Come si legge su Avaaz.org, sito internet dove la petizione è stata anche pubblicata per raccogliere firme, centinaia di migranti, rifugiati e richiedenti asilo sono tenuti ogni anno in Libano in un parcheggio sotterraneo sotto un ponte di Beirut, utilizzato come centro di detenzione per la sicurezza generale, il servizio incaricato di gestire l’immigrazione e gli stranieri in Libano. […] Le condizioni di questo luogo di detenzione sono inaccettabili ed equivalenti alla tortura: i detenuti non vedono la luce del sole o non respirano aria naturale per settimane, mesi o anche a volte per più di un anno di detenzione.

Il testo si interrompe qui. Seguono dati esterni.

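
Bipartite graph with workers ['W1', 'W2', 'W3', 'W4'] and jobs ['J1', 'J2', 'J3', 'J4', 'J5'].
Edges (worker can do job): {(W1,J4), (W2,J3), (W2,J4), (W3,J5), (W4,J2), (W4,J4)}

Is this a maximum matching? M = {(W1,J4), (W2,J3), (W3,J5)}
No, size 3 is not maximum

Proposed matching has size 3.
Maximum matching size for this graph: 4.

This is NOT maximum - can be improved to size 4.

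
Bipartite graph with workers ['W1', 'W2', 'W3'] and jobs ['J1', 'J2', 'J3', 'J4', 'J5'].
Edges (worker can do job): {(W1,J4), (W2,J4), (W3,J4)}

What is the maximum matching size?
Maximum matching size = 1

Maximum matching: {(W3,J4)}
Size: 1

This assigns 1 workers to 1 distinct jobs.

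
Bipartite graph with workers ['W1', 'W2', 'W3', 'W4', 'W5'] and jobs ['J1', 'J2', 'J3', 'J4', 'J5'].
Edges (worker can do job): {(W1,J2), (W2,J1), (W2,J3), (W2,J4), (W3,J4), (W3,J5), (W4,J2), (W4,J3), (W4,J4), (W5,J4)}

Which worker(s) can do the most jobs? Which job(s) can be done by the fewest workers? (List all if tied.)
Most versatile: W2, W4 (3 jobs); Least covered: J1, J5 (1 workers)

Worker degrees (jobs they can do): W1:1, W2:3, W3:2, W4:3, W5:1
Job degrees (workers who can do it): J1:1, J2:2, J3:2, J4:4, J5:1

Maximum worker degree is 3, achieved by: W2, W4
Minimum job degree is 1, achieved by: J1, J5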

Storie che sono quotidiana cronaca all’interno dei giornali locali. I racconti sull’argomento sono numerosi: da chi teme ondate di arresti arbitrari, a chi vive nella paura dell’espulsione, a chi non vuole più tornare in galera fino a chi chiede di fuggire dal paese.

Come ad esempio hanno fatto i genitori di Lamis, 4 anni, figlia di due rifugiati africani: Muhammad (sudanese) e Gigi (somala). Lui ha ottenuto lo status di rifugiato dall’UNHCR nel 2007 e da allora prova a chiedere asilo per un paese terzo, per garantire un futuro alla figlia che al momento non ha alcuna nazionalità.

“Senza documenti – afferma Muhammad – non c’è alcun futuro per mia figlia. Solo così potrà studiare ed andare a scuola”. Normali desideri di un padre che il 27 maggio 2013 ha iniziato uno sciopero della fame affinché la sua richiesta venga ascoltata.

Secondo una comunicazione del Lebanese Center for Human Rights, il 31 maggio la famiglia di Muhammad dovrebbe aver ottenuto il “resettlement” in Europa. Tuttavia, per qualcuno che ce la fa, molti altri restano costretti in condizioni di vita drammaticamente precarie, in un girone infernale che sembra senza fine e che si riproduce in forme e maniere costanti da moltissimi, troppi, anni.